Memento Mori : Valar morghulis

12 3 0
                                    

Anastasia posa une tasse de thé devant moi.

_Mes pantins sont prêts à intervenir, dit-elle. À treize heures trente-neuf, tout commencera.

Il y a un mois, nous étions assis dans ce même salon, et je faisais enfin la rencontre du pinceau qui me servirait pour mon dernier tableau, mon ultime chef-d'œuvre.
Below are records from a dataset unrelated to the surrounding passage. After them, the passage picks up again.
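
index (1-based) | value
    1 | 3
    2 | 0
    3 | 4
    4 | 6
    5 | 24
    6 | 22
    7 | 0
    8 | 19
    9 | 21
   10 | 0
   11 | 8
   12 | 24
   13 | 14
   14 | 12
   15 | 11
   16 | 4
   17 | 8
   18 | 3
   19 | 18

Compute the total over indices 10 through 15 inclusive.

69

Elements at indices 10..15: 0, 8, 24, 14, 12, 11
sum(0, 8, 24, 14, 12, 11) = 69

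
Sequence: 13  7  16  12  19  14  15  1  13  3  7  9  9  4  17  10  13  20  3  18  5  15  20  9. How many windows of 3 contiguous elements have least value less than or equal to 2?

3

13 7 16 → min 7
7 16 12 → min 7
16 12 19 → min 12
12 19 14 → min 12
19 14 15 → min 14
14 15 1 → min 1  ≤ 2 ✓
15 1 13 → min 1  ≤ 2 ✓
1 13 3 → min 1  ≤ 2 ✓
13 3 7 → min 3
3 7 9 → min 3
7 9 9 → min 7
9 9 4 → min 4
9 4 17 → min 4
4 17 10 → min 4
17 10 13 → min 10
10 13 20 → min 10
13 20 3 → min 3
20 3 18 → min 3
3 18 5 → min 3
18 5 15 → min 5
5 15 20 → min 5
15 20 9 → min 9
3 windows satisfy the condition.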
Je pris la tasse et aspirai une gorgée de thé, mais la recrachai aussitôt, pris d'une violente quinte de toux. Elles devenaient de plus en plus fréquentes et violentes à mesure que les jours avançaient. Toussant à en cracher du sang, je sentis une douleur horrible en plein cœur.

_Cette foutue maladie, me dis-je intérieurement.

Je n'en avais plus pour longtemps. Je le savais, et j'y étais préparé. Anastasia me tendit un mouchoir pour essuyer le sang. Après avoir essuyé tout le sang, je finis ma tasse de thé et me rendis dans une salle pour peindre.

Cette salle était l'entrepôt d'Anastasia. Sur les murs étaient accrochés des bras et des jambes. Dans une armoire reculée, cerveaux, cœurs, reins et poumons étaient conservés dans des bocaux aqueux. Sur une grande étagère étaient posées des têtes ensanglantées, comme des trophées.

_Tellement de souvenirs, dis-je en m'installant sur un tabouret en face d'une toile posée sur son support.

C'était dans une pièce très similaire que j'avais vu la mort pour la première fois ; que j'avais vu la vie dans son état le plus fragile. Je regardai ma montre et lis : « 1 h 38 ». Dans quelques secondes, tout allait commencer, tout allait finir.

Quand ma montre sonna, marquant l'heure fatidique, je commençais à peindre. Les minutes passèrent, les heures passèrent, et j'étais toujours devant ma toile, imperturbable. J'étais plongé dans mon art, et je ne ressentais plus rien. La douleur, la maladie, tout avait disparu.

Je peignais pour la vie, pour la beauté, et pour la mémoire. Je peignais pour que mon dernier tableau soit une œuvre d'art inoubliable. Et je peignais pour que mon âme vive éternellement.

Quatre heures plus tard, mon tableau était enfin terminé. Il représentait un homme à genoux, présentant un écrin ensanglanté contenant un cœur humain. Je le contemplais depuis un moment, admirant la perfection de mon travail. C'était ma plus belle création, sans aucun doute. Soudain, j'entendis une voix derrière moi.

– Il est magnifique, dit la voix.

Je me retournai brusquement, surpris. Un homme était là, portant un masque d'ours en latex. Il s'avança vers moi, tenant une batte de baseball dans sa main. Avant que je puisse réagir, il me frappa à la tête. Le monde se mit à tourner et je perdis connaissance.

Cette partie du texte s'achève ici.